Variations of the Unit-Cell Dimensions of Polyethylene: Effect of Crystallization Conditions, Annealing, and Deformation

Abstract

It is shown that the orthorhombic unit cell dimensions of a given polyethylene are not unique, but depend on the physical history of a sample. For polymer crystallized from a ¾% p‐xylene solution, the values of a and b measured at 23°C by powder camera technique vary up to 0.8% for crystallization temperatures of 50°, 70°, and 90°C, annealing temperatures from 50° to 127°C, and deformation. The as‐crystallized values of a and b as well as the effects of annealing and deformation are smaller the thicker the crystals. For ``undeformed'' crystals the changes correlate with the reciprocal of crystal thickness but for deformed crystals the changes occur before the thickness increases (even below the crystallization temperature). The dimensions undergo the greatest change within the first 2 min of annealing and change very little with time thereafter. The only exception observed is a slow decrease of b with time of annealing at 100°C. Crystals grown from other solvents exhibit very nearly identical effects, and the presence of solvents does not alter the cell dimensions at room temperature. Similar effects are observed when crystals grown from the melt by slow cooling, quenching in ice water, and quenching in a dry ice‐acetone suspension are annealed at temperatures from 60° to 127°C. In these crystals also the dimensions correlate with the reciprocal of the long period and extrapolate to values of 7.372 and 4.933 Å for a and b, respectively, at infinite long period.
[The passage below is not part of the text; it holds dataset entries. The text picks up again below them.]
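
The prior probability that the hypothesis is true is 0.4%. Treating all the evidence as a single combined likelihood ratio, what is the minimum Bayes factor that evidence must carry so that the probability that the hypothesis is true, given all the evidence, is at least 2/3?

498

Prior odds = 0.004/0.996 = 1/249.
Target odds = (2/3)/(1/3) = 2.
Required Bayes factor = 2 ÷ (1/249) = 498.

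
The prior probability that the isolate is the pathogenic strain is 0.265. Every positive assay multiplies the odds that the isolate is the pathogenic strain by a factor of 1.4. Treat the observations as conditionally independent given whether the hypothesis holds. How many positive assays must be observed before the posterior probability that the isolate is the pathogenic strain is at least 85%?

9

Prior odds = 0.265/0.735 = 53/147.
Likelihood ratio per positive assay = 1.4.
Target posterior odds = 0.85/0.15 = 17/3.
Require 1.4ⁿ ≥ 17/3 ÷ (53/147) = 833/53.
1.4⁸ = 5764801/390625 falls short of 833/53 but 1.4⁹ = 40353607/1953125 reaches it, so n = 9.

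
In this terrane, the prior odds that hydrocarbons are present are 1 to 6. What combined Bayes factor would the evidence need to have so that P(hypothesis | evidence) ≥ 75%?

Prior odds = 1/6.
Target odds = 0.75/0.25 = 3.
Required Bayes factor = 3 ÷ (1/6) = 18.

18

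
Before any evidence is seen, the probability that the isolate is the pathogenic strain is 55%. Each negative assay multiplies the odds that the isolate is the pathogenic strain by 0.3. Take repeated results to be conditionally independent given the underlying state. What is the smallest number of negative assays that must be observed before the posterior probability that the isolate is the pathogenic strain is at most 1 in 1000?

6

Prior odds: 0.55 ÷ 0.45 = 11/9.
Likelihood ratio per negative assay = 0.3.
Target posterior odds = 0.001/0.999 = 1/999.
Need (11/9) × 0.3ⁿ ≤ 1/999, i.e. 0.3ⁿ ≤ 1/1221.
0.3⁵ = 243/100000 is still above 1/1221 but 0.3⁶ = 729/1000000 is at or below it, so n = 6.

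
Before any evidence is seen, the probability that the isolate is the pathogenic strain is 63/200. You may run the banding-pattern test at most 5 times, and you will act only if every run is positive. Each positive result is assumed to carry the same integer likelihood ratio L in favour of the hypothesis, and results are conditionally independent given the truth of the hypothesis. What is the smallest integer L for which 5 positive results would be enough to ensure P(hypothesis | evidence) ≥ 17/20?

2

Prior odds = 0.315/0.685 = 63/137.
Target odds = 0.85/0.15 = 17/3.
Need L⁵ ≥ 17/3 ÷ (63/137) = 2329/189.
1⁵ = 1 < 2329/189 ≤ 32 = 2⁵, so L = 2.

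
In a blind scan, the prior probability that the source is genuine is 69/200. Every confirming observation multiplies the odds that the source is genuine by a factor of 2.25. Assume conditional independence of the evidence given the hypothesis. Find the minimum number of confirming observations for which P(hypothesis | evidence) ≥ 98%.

6

Prior odds = 0.345/0.655 = 69/131.
Likelihood ratio per confirming observation = 2.25.
Target odds: 0.98 ÷ 0.02 = 49.
Require 2.25ⁿ ≥ 49 ÷ (69/131) = 6419/69.
2.25⁵ = 59049/1024 falls short of 6419/69 but 2.25⁶ = 531441/4096 reaches it, so n = 6.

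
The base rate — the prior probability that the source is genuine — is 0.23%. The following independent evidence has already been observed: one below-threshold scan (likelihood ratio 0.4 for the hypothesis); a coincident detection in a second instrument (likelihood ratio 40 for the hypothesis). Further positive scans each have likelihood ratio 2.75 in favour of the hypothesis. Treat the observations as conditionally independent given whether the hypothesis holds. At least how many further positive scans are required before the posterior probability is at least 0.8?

Prior odds = 0.0023/0.9977 = 23/9977.
Combined Bayes factor of the evidence already in hand = 0.4 × 40 = 16.
Odds after that evidence = (23/9977) × 16 = 368/9977.
Target odds = 0.8/0.2 = 4.
Need 2.75ⁿ ≥ 4 ÷ (368/9977) = 9977/92.
2.75⁴ = 57.19140625 falls short of 9977/92 but 2.75⁵ = 161051/1024 reaches it, so n = 5.

5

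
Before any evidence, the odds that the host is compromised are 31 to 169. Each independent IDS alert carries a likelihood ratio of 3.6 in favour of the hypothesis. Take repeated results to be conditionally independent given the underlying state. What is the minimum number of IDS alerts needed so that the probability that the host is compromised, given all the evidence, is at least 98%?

5

Prior odds = 31/169.
Likelihood ratio per IDS alert = 3.6.
Target posterior odds = 0.98/0.02 = 49.
Require 3.6ⁿ ≥ 49 ÷ (31/169) = 8281/31.
3.6⁴ = 167.9616 falls short of 8281/31 but 3.6⁵ = 604.66176 reaches it, so n = 5.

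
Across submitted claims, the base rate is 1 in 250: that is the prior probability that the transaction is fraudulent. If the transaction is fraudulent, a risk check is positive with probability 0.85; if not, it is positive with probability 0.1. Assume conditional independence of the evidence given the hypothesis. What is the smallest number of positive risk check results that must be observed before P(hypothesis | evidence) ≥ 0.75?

4

Prior odds: 0.004 ÷ 0.996 = 1/249.
Likelihood ratio of a positive = 0.85/0.1 = 8.5.
Target odds: 0.75 ÷ 0.25 = 3.
Need (1/249) × 8.5ⁿ ≥ 3, i.e. 8.5ⁿ ≥ 747.
8.5³ = 614.125 falls short of 747 but 8.5⁴ = 5220.0625 reaches it, so n = 4.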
The origins of the effects cannot be assigned with certainty but changes in the fold surfaces and their concentration probably play a role; a discussion relevant to this and other mechanisms is presented. Corresponding to the maximum changes in cell dimension are changes of 1% in cell density which corresponds to an apparent change in degree of crystallinity of 6%. These changes are too small to account for the frequently reported discrepancy between the cell density and that measured by pycnometry, etc. However, the changes can account for some of the variation with crystallization temperature of the density measured by pycnometry, etc. The effects of cell variation should be considered in the detailed interpretation of the variation of physical properties with physical history of polymer crystals.